Which algorithms of PyOD are "robust"?

asmaier opened this issue a year ago · comments

In many cases, training with anomalies (outliers) in the (unlabeled) training data might lead to learning wrong detection models. For these cases so called robust algorithms have been developed. But I couldn't find documentation about which algorithms of PyOD are robust. For example the PyOD implementation of PCA seems to be using the sklearns PCA, which is not a robust PCA as described at https://en.wikipedia.org/wiki/Robust_principal_component_analysis or https://en.wikipedia.org/wiki/L1-norm_principal_component_analysis. So which algorithms in PyOD are really robust ?

Yue Zhao · Answer 1 · Fri May 19 2023 12:56:48 GMT+0800 (China Standard Time)

robustness is a relative term. I would recommend isolation forest as an ensemble methods. good performance and relatively good robustness.

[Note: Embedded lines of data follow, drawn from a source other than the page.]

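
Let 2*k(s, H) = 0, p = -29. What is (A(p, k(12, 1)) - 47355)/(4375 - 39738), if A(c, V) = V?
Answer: 47355/35363 ≈ 1.3391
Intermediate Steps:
k(s, H) = 0 (k(s, H) = (½)*0 = 0)
(A(p, k(12, 1)) - 47355)/(4375 - 39738) = (0 - 47355)/(4375 - 39738) = -47355/(-35363) = -47355*(-1/35363) = 47355/35363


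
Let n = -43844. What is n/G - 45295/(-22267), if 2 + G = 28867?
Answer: 331165827/642736955 ≈ 0.51524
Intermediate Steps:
G = 28865 (G = -2 + 28867 = 28865)
n/G - 45295/(-22267) = -43844/28865 - 45295/(-22267) = -43844*1/28865 - 45295*(-1/22267) = -43844/28865 + 45295/22267 = 331165827/642736955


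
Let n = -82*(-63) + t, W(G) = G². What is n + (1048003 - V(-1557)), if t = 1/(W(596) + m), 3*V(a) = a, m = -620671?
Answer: 279706748039/265455 ≈ 1.0537e+6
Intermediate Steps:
V(a) = a/3
t = -1/265455 (t = 1/(596² - 620671) = 1/(355216 - 620671) = 1/(-265455) = -1/265455 ≈ -3.7671e-6)
n = 1371340529/265455 (n = -82*(-63) - 1/265455 = 5166 - 1/265455 = 1371340529/265455 ≈ 5166.0)
n + (1048003 - V(-1557)) = 1371340529/265455 + (1048003 - (-1557)/3) = 1371340529/265455 + (1048003 - 1*(-519)) = 1371340529/265455 + (1048003 + 519) = 1371340529/265455 + 1048522 = 279706748039/265455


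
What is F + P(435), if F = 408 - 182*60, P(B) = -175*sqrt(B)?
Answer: -10512 - 175*sqrt(435) ≈ -14162.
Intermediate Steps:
F = -10512 (F = 408 - 10920 = -10512)
F + P(435) = -10512 - 175*sqrt(435)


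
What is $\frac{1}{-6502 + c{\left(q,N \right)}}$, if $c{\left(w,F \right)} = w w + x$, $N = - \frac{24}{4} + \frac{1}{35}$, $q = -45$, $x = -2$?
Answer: $- \frac{1}{4479} \approx -0.00022326$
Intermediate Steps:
$N = - \frac{209}{35}$ ($N = \left(-24\right) \frac{1}{4} + \frac{1}{35} = -6 + \frac{1}{35} = - \frac{209}{35} \approx -5.9714$)
$c{\left(w,F \right)} = -2 + w^{2}$ ($c{\left(w,F \right)} = w w - 2 = w^{2} - 2 = -2 + w^{2}$)
$\frac{1}{-6502 + c{\left(q,N \right)}} = \frac{1}{-6502 - \left(2 - \left(-45\right)^{2}\right)} = \frac{1}{-6502 + \left(-2 + 2025\right)} = \frac{1}{-6502 + 2023} = \frac{1}{-4479} = - \frac{1}{4479}$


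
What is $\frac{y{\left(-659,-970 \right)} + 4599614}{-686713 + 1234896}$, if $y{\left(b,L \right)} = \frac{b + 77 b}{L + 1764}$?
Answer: $\frac{1826021057}{217628651} \approx 8.3905$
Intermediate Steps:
$y{\left(b,L \right)} = \frac{78 b}{1764 + L}$
$\frac{y{\left(-659,-970 \right)} + 4599614}{-686713 + 1234896} = \frac{78 \left(-659\right) \frac{1}{1764 - 970} + 4599614}{-686713 + 1234896} = \frac{78 \left(-659\right) \frac{1}{794} + 4599614}{548183} = \left(78 \left(-659\right) \frac{1}{794} + 4599614\right) \frac{1}{548183} = \left(- \frac{25701}{397} + 4599614\right) \frac{1}{548183} = \frac{1826021057}{397} \cdot \frac{1}{548183} = \frac{1826021057}{217628651}$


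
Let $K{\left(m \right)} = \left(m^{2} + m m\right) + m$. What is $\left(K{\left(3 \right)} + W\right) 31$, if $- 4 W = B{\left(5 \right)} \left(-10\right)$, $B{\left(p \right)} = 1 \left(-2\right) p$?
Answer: $-124$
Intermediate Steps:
$B{\left(p \right)} = - 2 p$
$K{\left(m \right)} = m + 2 m^{2}$ ($K{\left(m \right)} = \left(m^{2} + m^{2}\right) + m = 2 m^{2} + m = m + 2 m^{2}$)
$W = -25$ ($W = - \frac{\left(-2\right) 5 \left(-10\right)}{4} = - \frac{\left(-10\right) \left(-10\right)}{4} = \left(- \frac{1}{4}\right) 100 = -25$)
$\left(K{\left(3 \right)} + W\right) 31 = \left(3 \left(1 + 2 \cdot 3\right) - 25\right) 31 = \left(3 \left(1 + 6\right) - 25\right) 31 = \left(3 \cdot 7 - 25\right) 31 = \left(21 - 25\right) 31 = \left(-4\right) 31 = -124$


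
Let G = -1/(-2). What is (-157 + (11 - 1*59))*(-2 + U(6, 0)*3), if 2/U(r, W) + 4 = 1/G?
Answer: 1025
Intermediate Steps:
G = 1/2 (G = -1*(-1/2) = 1/2 ≈ 0.50000)
U(r, W) = -1 (U(r, W) = 2/(-4 + 1/(1/2)) = 2/(-4 + 2) = 2/(-2) = 2*(-1/2) = -1)
(-157 + (11 - 1*59))*(-2 + U(6, 0)*3) = (-157 + (11 - 1*59))*(-2 - 1*3) = (-157 + (11 - 59))*(-2 - 3) = (-157 - 48)*(-5) = -205*(-5) = 1025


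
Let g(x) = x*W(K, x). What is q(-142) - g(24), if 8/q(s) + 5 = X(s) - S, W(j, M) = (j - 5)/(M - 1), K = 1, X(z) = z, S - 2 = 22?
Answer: 16232/3933 ≈ 4.1271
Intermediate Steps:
S = 24 (S = 2 + 22 = 24)
W(j, M) = (-5 + j)/(-1 + M)
q(s) = 8/(-29 + s) (q(s) = 8/(-5 + (s - 1*24)) = 8/(-5 + (s - 24)) = 8/(-5 + (-24 + s)) = 8/(-29 + s))
g(x) = -4*x/(-1 + x) (g(x) = x*((-5 + 1)/(-1 + x)) = x*(-4/(-1 + x)) = -4*x/(-1 + x))
q(-142) - g(24) = 8/(-29 - 142) - (-4)*24/(-1 + 24) = 8/(-171) - (-4)*24/23 = 8*(-1/171) - (-4)*24/23 = -8/171 - 1*(-96/23) = -8/171 + 96/23 = 16232/3933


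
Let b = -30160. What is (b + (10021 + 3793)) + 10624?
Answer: -5722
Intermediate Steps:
(b + (10021 + 3793)) + 10624 = (-30160 + (10021 + 3793)) + 10624 = (-30160 + 13814) + 10624 = -16346 + 10624 = -5722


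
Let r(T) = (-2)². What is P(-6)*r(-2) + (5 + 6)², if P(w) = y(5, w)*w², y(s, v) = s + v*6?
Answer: -4343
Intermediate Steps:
y(s, v) = s + 6*v
P(w) = w²*(5 + 6*w) (P(w) = (5 + 6*w)*w² = w²*(5 + 6*w))
r(T) = 4
P(-6)*r(-2) + (5 + 6)² = ((-6)²*(5 + 6*(-6)))*4 + (5 + 6)² = (36*(5 - 36))*4 + 11² = (36*(-31))*4 + 121 = -1116*4 + 121 = -4464 + 121 = -4343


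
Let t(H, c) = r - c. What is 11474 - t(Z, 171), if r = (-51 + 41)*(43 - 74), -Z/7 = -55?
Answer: 11335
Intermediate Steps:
Z = 385 (Z = -7*(-55) = 385)
r = 310 (r = -10*(-31) = 310)
t(H, c) = 310 - c
11474 - t(Z, 171) = 11474 - (310 - 1*171) = 11474 - (310 - 171) = 11474 - 1*139 = 11474 - 139 = 11335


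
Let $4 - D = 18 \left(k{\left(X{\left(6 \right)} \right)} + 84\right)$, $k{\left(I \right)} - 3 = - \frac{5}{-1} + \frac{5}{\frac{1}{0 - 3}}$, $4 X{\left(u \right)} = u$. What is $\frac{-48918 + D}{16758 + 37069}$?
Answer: $- \frac{50300}{53827} \approx -0.93447$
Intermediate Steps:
$X{\left(u \right)} = \frac{u}{4}$
$k{\left(I \right)} = -7$ ($k{\left(I \right)} = 3 + \left(- \frac{5}{-1} + \frac{5}{\frac{1}{0 - 3}}\right) = 3 + \left(\left(-5\right) \left(-1\right) + \frac{5}{\frac{1}{-3}}\right) = 3 + \left(5 + \frac{5}{- \frac{1}{3}}\right) = 3 + \left(5 + 5 \left(-3\right)\right) = 3 + \left(5 - 15\right) = 3 - 10 = -7$)
$D = -1382$ ($D = 4 - 18 \left(-7 + 84\right) = 4 - 18 \cdot 77 = 4 - 1386 = -1382$)
$\frac{-48918 + D}{16758 + 37069} = \frac{-48918 - 1382}{16758 + 37069} = - \frac{50300}{53827}$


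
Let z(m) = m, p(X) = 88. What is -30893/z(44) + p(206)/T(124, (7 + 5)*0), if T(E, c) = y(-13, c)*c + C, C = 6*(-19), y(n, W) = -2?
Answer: -1762837/2508 ≈ -702.89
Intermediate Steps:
C = -114
T(E, c) = -114 - 2*c (T(E, c) = -2*c - 114 = -114 - 2*c)
-30893/z(44) + p(206)/T(124, (7 + 5)*0) = -30893/44 + 88/(-114 - 2*(7 + 5)*0) = -30893*1/44 + 88/(-114 - 24*0) = -30893/44 + 88/(-114 - 2*0) = -30893/44 + 88/(-114 + 0) = -30893/44 + 88/(-114) = -30893/44 + 88*(-1/114) = -30893/44 - 44/57 = -1762837/2508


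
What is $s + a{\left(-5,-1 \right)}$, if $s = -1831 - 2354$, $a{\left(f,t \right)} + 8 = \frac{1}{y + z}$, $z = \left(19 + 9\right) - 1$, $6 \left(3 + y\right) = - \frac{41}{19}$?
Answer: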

asmaier · Answer 2 · Sat May 20 2023 04:22:20 GMT+0800 (China Standard Time)

I think there is a misunderstanding. Robustness in statistics is not a relative term. There is a whole field called robust statistics.

Robust statistics seek to provide methods that emulate popular statistical methods, but are not unduly affected by outliers or other small departures from model assumptions. (https://en.wikipedia.org/wiki/Robust_statistics)

But I agree the term robust can have a different meanings for people not familiar with that field, so let me reformulate my question:

Which algorithms of PyOD are not unduly affected by outliers?